Suppose $g(z)$ is analytic at $z_0$. Proof $g(z)$ has zero of order $m$ at $z_0$ iff $ \lim_{z\rightarrow z_0} \frac{g(z)}{(z-z_0)^m} \neq 0$.

Sketch:

We have that $g(z)=\sum_{n\rightarrow\infty} a_n(z-z_0)^n$
If g(z) has zero of order m at $z_0$ then $\frac{g(z)}{(z-z_0)^m}=a_m+…$
Therefore
$ \lim_{z\rightarrow z_0} \frac{g(z)}{(z-z_0)^m} = a_m \neq 0$

If $ \lim_{z\rightarrow z_0} \frac{g(z)}{(z-z_0)^m}=l \neq 0$

Def:
$h(z)=\frac{g(z)}{(z-z_0)^m}$ at $z\neq z_o$ and $h(z_0)=l$

Since $\lim_{z\rightarrow z_0} h(z)$ exists $h(z)$ has removable singularity at $z_0$

Hence $h(z)=\sum_{n\rightarrow\infty} a_n(z-z_0)^n$ where $a_1=l$ which implies that $g(z)=\sum_{n\rightarrow\infty} a_n(z-z_0)^{m+n}$

Hence $ g(z)$ has zero of order m at $z_0$

Is the proof valid?

Answer 1

Your proof is correct, but you can prove it without using the concept of removable singularity.

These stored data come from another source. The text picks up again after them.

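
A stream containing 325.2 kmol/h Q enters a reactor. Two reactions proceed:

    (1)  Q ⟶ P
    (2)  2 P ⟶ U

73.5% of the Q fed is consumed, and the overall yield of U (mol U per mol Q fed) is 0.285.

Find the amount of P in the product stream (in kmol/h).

Conversion of Q: Q consumed = 1ξ₁ = 0.735 × 325.2 → ξ₁ = 239 kmol/h.
Yield of U: 1ξ₂ / 325.2 = 0.285 → ξ₂ = 92.68 kmol/h.
Outlet amounts (n = n₀ + Σ ν·ξ):
  Q: 325.2 − 1(239) = 86.18
  P: 0 + 1(239) − 2(92.68) = 53.66
  U: 0 + 1(92.68) = 92.68

53.7 kmol/h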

Suppose that $z_0$ is not a zero of order $m$. There are then $3$ possibilities:

1. $z_0$ is not a zero of $g$. Then, since $\lim_{z\to z_0}(z-z_0)^m=0$, the limit $\lim_{z\to z_0}\frac{g(z)}{(z-z_0)^m}$ doesn't exist (in $\mathbb C$).
2. $z_0$ is a zero of order $k<m$. Then$$\lim_{z\to z_0}\frac{g(z)}{(z-z_0)^m}=\lim_{z\to z_0}\frac{g(z)}{(z-z_0)^k(z-z_0)^{m-k}}=\lim_{z\to z_0}\frac{\frac{g(z)}{(z-z_0)^k}}{(z-z_0)^{m-k}},$$ which, again, doesn't exist (in $\mathbb C$).
3. $z_0$ is a zero of order $k>m$. Then a similar computation shows that the limit does exist, but it is equal to $0$.